‘Three Billboards Outside Ebbing, Missouri’ Redefines The Revenge Story Template (FILM REVIEW)

[rating=9.00]

From the opening shot of Three Billboards Outside Ebbing, Missouri, the centerpiece film of this year’s Austin Film Festival, it’s clear that writer/director Martin McDonagh (Seven Psychopaths) is out to make a different kind of small-town story. Mildred Hayes (Frances McDormand) sits in her car on a lonely stretch of road nestled in the tree-covered hills, staring at a billboard that once welcomed visitors with bright, primary colors.

Now faded and broken down over time, Hayes contacts the local ad agency to rent out all three billboards for the year. With a harsh orange backdrop and bold black letters, Mildred’s message is spread out, but crystal clear. ‘Raped While Dying.’ ‘Still No Arrests.’ ‘How Come, Chief Willoughby?’

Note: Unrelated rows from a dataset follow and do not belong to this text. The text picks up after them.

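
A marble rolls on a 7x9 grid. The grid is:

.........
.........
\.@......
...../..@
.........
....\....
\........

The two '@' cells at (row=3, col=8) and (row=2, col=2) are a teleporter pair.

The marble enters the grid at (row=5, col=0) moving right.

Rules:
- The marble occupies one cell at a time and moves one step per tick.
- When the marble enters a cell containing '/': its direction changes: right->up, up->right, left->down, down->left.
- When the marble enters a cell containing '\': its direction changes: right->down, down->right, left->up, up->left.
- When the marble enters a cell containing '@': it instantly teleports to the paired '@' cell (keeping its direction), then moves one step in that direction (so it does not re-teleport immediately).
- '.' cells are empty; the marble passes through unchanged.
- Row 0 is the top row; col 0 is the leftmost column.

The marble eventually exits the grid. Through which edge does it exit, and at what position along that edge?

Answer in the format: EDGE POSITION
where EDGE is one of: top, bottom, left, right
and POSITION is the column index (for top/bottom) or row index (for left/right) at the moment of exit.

Answer: bottom 4

Derivation:
Step 1: enter (5,0), '.' pass, move right to (5,1)
Step 2: enter (5,1), '.' pass, move right to (5,2)
Step 3: enter (5,2), '.' pass, move right to (5,3)
Step 4: enter (5,3), '.' pass, move right to (5,4)
Step 5: enter (5,4), '\' deflects right->down, move down to (6,4)
Step 6: enter (6,4), '.' pass, move down to (7,4)
Step 7: at (7,4) — EXIT via bottom edge, pos 4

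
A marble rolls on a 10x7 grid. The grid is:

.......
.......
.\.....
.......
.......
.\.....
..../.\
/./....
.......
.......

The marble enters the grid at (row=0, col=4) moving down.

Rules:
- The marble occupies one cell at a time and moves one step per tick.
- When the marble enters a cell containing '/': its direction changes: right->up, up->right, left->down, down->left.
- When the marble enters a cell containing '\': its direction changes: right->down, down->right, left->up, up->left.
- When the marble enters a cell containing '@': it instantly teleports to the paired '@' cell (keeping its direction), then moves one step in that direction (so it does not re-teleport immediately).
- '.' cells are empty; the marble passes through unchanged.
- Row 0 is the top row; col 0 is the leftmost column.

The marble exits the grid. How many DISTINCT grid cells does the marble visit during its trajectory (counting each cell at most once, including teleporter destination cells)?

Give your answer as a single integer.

Step 1: enter (0,4), '.' pass, move down to (1,4)
Step 2: enter (1,4), '.' pass, move down to (2,4)
Step 3: enter (2,4), '.' pass, move down to (3,4)
Step 4: enter (3,4), '.' pass, move down to (4,4)
Step 5: enter (4,4), '.' pass, move down to (5,4)
Step 6: enter (5,4), '.' pass, move down to (6,4)
Step 7: enter (6,4), '/' deflects down->left, move left to (6,3)
Step 8: enter (6,3), '.' pass, move left to (6,2)
Step 9: enter (6,2), '.' pass, move left to (6,1)
Step 10: enter (6,1), '.' pass, move left to (6,0)
Step 11: enter (6,0), '.' pass, move left to (6,-1)
Step 12: at (6,-1) — EXIT via left edge, pos 6
Distinct cells visited: 11 (path length 11)

Answer: 11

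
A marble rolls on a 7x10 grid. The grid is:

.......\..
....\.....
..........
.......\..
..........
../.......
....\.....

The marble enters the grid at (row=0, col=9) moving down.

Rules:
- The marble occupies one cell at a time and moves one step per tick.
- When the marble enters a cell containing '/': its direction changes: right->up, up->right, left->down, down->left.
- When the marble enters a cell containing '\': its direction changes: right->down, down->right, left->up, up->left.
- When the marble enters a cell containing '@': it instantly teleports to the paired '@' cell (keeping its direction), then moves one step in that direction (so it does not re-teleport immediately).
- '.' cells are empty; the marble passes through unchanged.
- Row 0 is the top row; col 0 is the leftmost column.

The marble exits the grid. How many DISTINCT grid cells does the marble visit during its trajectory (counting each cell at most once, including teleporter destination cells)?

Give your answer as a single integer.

Answer: 7

Derivation:
Step 1: enter (0,9), '.' pass, move down to (1,9)
Step 2: enter (1,9), '.' pass, move down to (2,9)
Step 3: enter (2,9), '.' pass, move down to (3,9)
Step 4: enter (3,9), '.' pass, move down to (4,9)
Step 5: enter (4,9), '.' pass, move down to (5,9)
Step 6: enter (5,9), '.' pass, move down to (6,9)
Step 7: enter (6,9), '.' pass, move down to (7,9)
Step 8: at (7,9) — EXIT via bottom edge, pos 9
Distinct cells visited: 7 (path length 7)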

The billboards refer to her daughter, Angela (Kathryn Newton), who was brutally murdered on that very stretch of road seven months earlier, a case where the police have turned up few, if any, leads. The Chief (Woody Harrelson) who’s called out, takes issue with the billboards, and pays a visit to Mildred to try and explain his side of the story. When she’s unconvinced by his plea, he tries to use his cancer diagnosis to gain her sympathy. It does little to move her.

Taking a much larger issue is Jason Dixon (Sam Rockwell), a drunk, borderline incompetent officer with a bad reputation. Fueled with bad advice from his mother (Sandy Martin), Dixon does his best to foster the resentment of the townspeople, and complicate Mildred’s life by proxy.

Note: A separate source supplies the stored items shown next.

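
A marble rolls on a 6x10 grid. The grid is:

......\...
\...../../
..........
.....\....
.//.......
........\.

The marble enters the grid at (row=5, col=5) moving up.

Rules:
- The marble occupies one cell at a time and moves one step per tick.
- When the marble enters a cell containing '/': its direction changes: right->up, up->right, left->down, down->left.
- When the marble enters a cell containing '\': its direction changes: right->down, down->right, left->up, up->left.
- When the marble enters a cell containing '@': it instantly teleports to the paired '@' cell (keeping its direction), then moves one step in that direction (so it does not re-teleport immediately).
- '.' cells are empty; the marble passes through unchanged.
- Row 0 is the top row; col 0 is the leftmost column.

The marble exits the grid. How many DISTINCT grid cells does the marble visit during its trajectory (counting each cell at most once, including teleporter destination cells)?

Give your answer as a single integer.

Answer: 8

Derivation:
Step 1: enter (5,5), '.' pass, move up to (4,5)
Step 2: enter (4,5), '.' pass, move up to (3,5)
Step 3: enter (3,5), '\' deflects up->left, move left to (3,4)
Step 4: enter (3,4), '.' pass, move left to (3,3)
Step 5: enter (3,3), '.' pass, move left to (3,2)
Step 6: enter (3,2), '.' pass, move left to (3,1)
Step 7: enter (3,1), '.' pass, move left to (3,0)
Step 8: enter (3,0), '.' pass, move left to (3,-1)
Step 9: at (3,-1) — EXIT via left edge, pos 3
Distinct cells visited: 8 (path length 8)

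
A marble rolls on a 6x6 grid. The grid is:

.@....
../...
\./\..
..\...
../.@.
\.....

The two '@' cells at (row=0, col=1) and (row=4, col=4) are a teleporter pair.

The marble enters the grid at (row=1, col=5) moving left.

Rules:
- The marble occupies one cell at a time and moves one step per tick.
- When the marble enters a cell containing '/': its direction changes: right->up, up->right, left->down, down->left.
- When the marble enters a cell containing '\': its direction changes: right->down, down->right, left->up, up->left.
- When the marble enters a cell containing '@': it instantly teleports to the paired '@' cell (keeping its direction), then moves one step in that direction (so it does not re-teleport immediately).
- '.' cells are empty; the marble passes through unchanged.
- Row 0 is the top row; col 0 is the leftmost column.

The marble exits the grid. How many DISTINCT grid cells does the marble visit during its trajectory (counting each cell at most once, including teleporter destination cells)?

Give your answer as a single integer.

Step 1: enter (1,5), '.' pass, move left to (1,4)
Step 2: enter (1,4), '.' pass, move left to (1,3)
Step 3: enter (1,3), '.' pass, move left to (1,2)
Step 4: enter (1,2), '/' deflects left->down, move down to (2,2)
Step 5: enter (2,2), '/' deflects down->left, move left to (2,1)
Step 6: enter (2,1), '.' pass, move left to (2,0)
Step 7: enter (2,0), '\' deflects left->up, move up to (1,0)
Step 8: enter (1,0), '.' pass, move up to (0,0)
Step 9: enter (0,0), '.' pass, move up to (-1,0)
Step 10: at (-1,0) — EXIT via top edge, pos 0
Distinct cells visited: 9 (path length 9)

Answer: 9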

With a setup as dense as its title is cumbersome, it would be enough to ride out through its two-hour runtime. Instead, McDonagh abruptly veers off course, taking the film, and its characters, into unexpected territory. He complicates your feelings toward each character, from the no-nonsense straight-talk of McDormand’s Mildred, Harrelson’s well-meaning but distracted Chief, and even Dixon’s bully with a badge. Along the way, McDonagh makes every one of them equally likable and unsympathetic, often in the same scene.

It’s a near-perfect movie that completely dismantles the conventions of a revenge movie, and an everyman (or woman, in this case) against the system archetype, then carefully reconstructs it with complete disregard for the manual.

Really, its only setbacks involve a too-long scene with a CGI-deer that proves to be nothing but distracted — and also a bit ham-handed. The other is a flashback sequence that would’ve been necessary to show another angle of Mildred’s plight, but only if another actor had taken the role. As it turns out, McDormand’s performance was more than conveys the overwhelming guilt that she carries throughout the movie, rending the scene irrelevant.

Still, the nitpicking aside, McDonaugh proves that he’s the master of the craft of filmmaking on a whole. From sweeping cinematography that embodies life in a too-small town, to the nuances of his characters, (backed by stellar performances all around) and the razor-sharp dialogue and ever-shocking turn of events that make Three Billboards one of the most fulfilling experiences you’ll see in theaters this year.

Three Billboards Outside Ebbing, Missouri is out in theaters on November 10th.